General causes of patient falls based on data from the NEVES reporting system and tools that can be used for prevention
Abstract
The prevention of patient falls during health care is an important development opportunity both in terms of improving the safety of patient care and reducing the costs of health care providers.
The aim of our work is to present the research results based on the analysis of the data received in the NEVES reporting system, which highlights the general causes of patient falls at healthcare providers and their prevention options.
The Patient Falls data sheet in the NEVES reporting system is used to report falls that occurred during health care. The concept of a fall is defined in the report as follows: "An event that occurred against the patient's will, during which the patient's knee or the part of the body above the knee is in contact with the ground/floor.”
From the start of the NEVES reporting system to the beginning of data processing, 15.077 cases of falls were reported anonymously and voluntarily by Hungarian health care providers.
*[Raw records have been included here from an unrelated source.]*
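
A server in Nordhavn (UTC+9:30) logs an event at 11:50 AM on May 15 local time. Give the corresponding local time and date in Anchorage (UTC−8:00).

6:20 PM on May 14

In UTC: 11:50 AM − 9:30 = 2:20 AM on May 15.
Anchorage is UTC−8:00: 2:20 AM − 8:00 = 6:20 PM on May 14.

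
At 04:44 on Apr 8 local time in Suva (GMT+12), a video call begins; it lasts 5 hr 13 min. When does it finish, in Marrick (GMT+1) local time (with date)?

22:57 on April 7

Marrick is 11:00 behind Suva.
After 5 hours 13 minutes it is 09:57 in Suva.
Shift by the zone difference: 09:57 − 11:00 = 22:57 on Apr 7 in Marrick.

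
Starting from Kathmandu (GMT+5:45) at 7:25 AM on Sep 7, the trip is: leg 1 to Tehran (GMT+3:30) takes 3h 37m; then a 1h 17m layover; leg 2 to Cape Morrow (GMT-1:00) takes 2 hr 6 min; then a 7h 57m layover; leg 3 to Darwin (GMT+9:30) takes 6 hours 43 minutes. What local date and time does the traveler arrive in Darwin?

8:50 AM on September 8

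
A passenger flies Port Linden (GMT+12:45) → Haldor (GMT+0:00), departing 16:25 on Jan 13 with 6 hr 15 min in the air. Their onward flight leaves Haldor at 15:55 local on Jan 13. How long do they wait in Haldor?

Convert departure to UTC: 16:25 − 12:45 = 03:40 UTC on Jan 13.
Add 6 hours 15 minutes flight time → 09:55 UTC.
Haldor is UTC+0, so local arrival is the same: 09:55 on Jan 13.
Layover = 15:55 − 09:55 = 6 hours.

6 hours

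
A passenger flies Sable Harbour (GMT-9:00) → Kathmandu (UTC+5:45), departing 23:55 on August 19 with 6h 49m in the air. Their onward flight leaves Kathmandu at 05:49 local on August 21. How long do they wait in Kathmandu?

Convert departure to UTC: 23:55 + 9:00 = 08:55 UTC on Aug 20.
Add 6 hours 49 minutes flight time → 15:44 UTC.
Kathmandu is UTC+5:45, so local arrival = 15:44 + 5:45 = 21:29 on Aug 20.
Layover = 05:49 − 21:29 (+1 day) = 8 hours 20 minutes.

8 hours 20 minutes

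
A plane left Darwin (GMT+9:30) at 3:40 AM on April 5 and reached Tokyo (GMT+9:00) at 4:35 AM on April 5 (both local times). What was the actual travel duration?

1 hour 25 minutes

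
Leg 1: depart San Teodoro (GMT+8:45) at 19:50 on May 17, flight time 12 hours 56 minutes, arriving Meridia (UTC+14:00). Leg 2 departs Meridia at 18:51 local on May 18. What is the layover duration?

Convert departure to UTC: 19:50 − 8:45 = 11:05 UTC on May 17.
Add 12 hours 56 minutes flight time → 00:01 UTC (May 18).
Meridia is UTC+14:00, so local arrival = 00:01 + 14:00 = 14:01 on May 18.
Layover = 18:51 − 14:01 = 4 hours 50 minutes.

4 hours 50 minutes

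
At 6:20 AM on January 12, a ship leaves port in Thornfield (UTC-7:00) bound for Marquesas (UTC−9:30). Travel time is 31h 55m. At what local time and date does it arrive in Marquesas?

Convert departure to UTC: 6:20 AM + 7:00 = 1:20 PM UTC on Jan 12.
Add 31 hours and 55 minutes travel time → 9:15 PM UTC (Jan 13).
Marquesas is UTC−9:30, so local arrival = 9:15 PM − 9:30 = 11:45 AM on Jan 13.

11:45 AM on January 13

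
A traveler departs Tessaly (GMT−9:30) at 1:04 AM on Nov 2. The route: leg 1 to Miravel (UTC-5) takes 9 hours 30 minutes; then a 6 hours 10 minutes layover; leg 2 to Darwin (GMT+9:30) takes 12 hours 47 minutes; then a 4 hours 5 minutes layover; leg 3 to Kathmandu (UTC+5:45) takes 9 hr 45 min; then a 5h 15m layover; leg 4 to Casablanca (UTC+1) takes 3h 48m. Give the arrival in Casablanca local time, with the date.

Convert departure to UTC: 1:04 AM + 9:30 = 10:34 AM UTC on Nov 2.
Add 9 hours and 30 minutes leg 1 → 8:04 PM UTC.
Add 6 hours 10 minutes layover in Miravel → 2:14 AM UTC (Nov 3).
Add 12 hours and 47 minutes leg 2 → 3:01 PM UTC.
Add 4 hours 5 minutes layover in Darwin → 7:06 PM UTC.
Add 9 hours and 45 minutes leg 3 → 4:51 AM UTC (Nov 4).
Add 5 hours 15 minutes layover in Kathmandu → 10:06 AM UTC.
Add 3 hours and 48 minutes leg 4 → 1:54 PM UTC.
Casablanca is UTC+1:00, so local arrival = 1:54 PM + 1:00 = 2:54 PM on Nov 4.

2:54 PM on November 4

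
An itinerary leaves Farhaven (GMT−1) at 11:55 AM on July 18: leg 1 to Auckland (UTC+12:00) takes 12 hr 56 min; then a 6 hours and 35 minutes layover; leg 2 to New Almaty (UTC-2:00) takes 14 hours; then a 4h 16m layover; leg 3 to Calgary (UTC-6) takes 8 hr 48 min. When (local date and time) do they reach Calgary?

Convert departure to UTC: 11:55 AM + 1:00 = 12:55 PM UTC on Jul 18.
Add 12 hours 56 minutes leg 1 → 1:51 AM UTC (Jul 19).
Add 6 hours 35 minutes layover in Auckland → 8:26 AM UTC.
Add 14 hours leg 2 → 10:26 PM UTC.
Add 4 hours and 16 minutes layover in New Almaty → 2:42 AM UTC (Jul 20).
Add 8 hours 48 minutes leg 3 → 11:30 AM UTC.
Calgary is UTC−6:00, so local arrival = 11:30 AM − 6:00 = 5:30 AM on Jul 20.

5:30 AM on July 20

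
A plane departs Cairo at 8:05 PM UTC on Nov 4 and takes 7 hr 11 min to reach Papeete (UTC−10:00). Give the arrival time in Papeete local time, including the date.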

We analysed these data statistically, and applied quality improvement techniques (process analysis, cause-effect diagram, focus group discussion, risk analysis, prioritization) to identify the causes involved in their occurrence.
In 71,4% of the 15.077 reported cases, patients were at least 65 years old. 53,2% of those affected were women and 46,8% were men. In 78,8% of the reported cases, the falls occurred inside the ward (during bed use, regardless of bed use, in the ward's water block). In 27,4% of cases, the fall occurred while standing up, sitting down, or changing seats, which is particularly the most common of the activities performed before the fall. This is followed by movement started due to an urgent need, falls related to using the toilet, and falls while walking (over 10% of cases). The number of falls associated with staff-related activities (such as physical therapy, patient transportation) is minimal. Out of the 15.077 reported cases, only 25 patients fell under the mentioned conditions.
Based on the answers, environmental factors did not play a role in 60,3% of the falls (n=9.091). Among the environmental factors associated with the institution's infrastructure, the largest percentages reported were wet floors (6,9%, n=1.037), equipment characteristics (6,4%, n=959) and device displacement (5,2%, n= 788).
At the moment of the fall, 24,4% (n=3.670) of the patients used an assistive device, 54,3% (n=8.177) had no assistive device, and in 14,0% (n=2.112) of the cases no relevant data was reported. A further 7,3% (n=1.104) have had an assistive device, but were not using it at the time of the fall. In 45,1% of the cases, the patient's muscle weakness was indicated, and in another 24,9%, the patient's general weakness was reported.
The proportion of mild injuries was 51,1%, and that of serious injuries was 6,7%. No injuries occurred in 42,2% of the cases.
The general reasons involved in the occurrence of patient falls have been classified into 12 main groups, these are as follows: deficiencies in regulation; employees do not follow the rules; lack of risk assessment; inadequate risk assessment; lack of application of prevention tools/procedures; inadequate patient handling/mobilization; problems with medication; human resource related issues; patient condition; communication gaps; infrastructure problems; the knowledge/experience gained from previous events is not used.
It is important to draw attention to the fact that these causes should be dealt as a system. In order to achieve effective prevention, all possible causes must be explored in the given institutional environment, and complex measures must be taken in an effort to eliminate as many causes as possible. In our work, we outline what specific measures can help to solve the problem when identifying the causes of patient falls.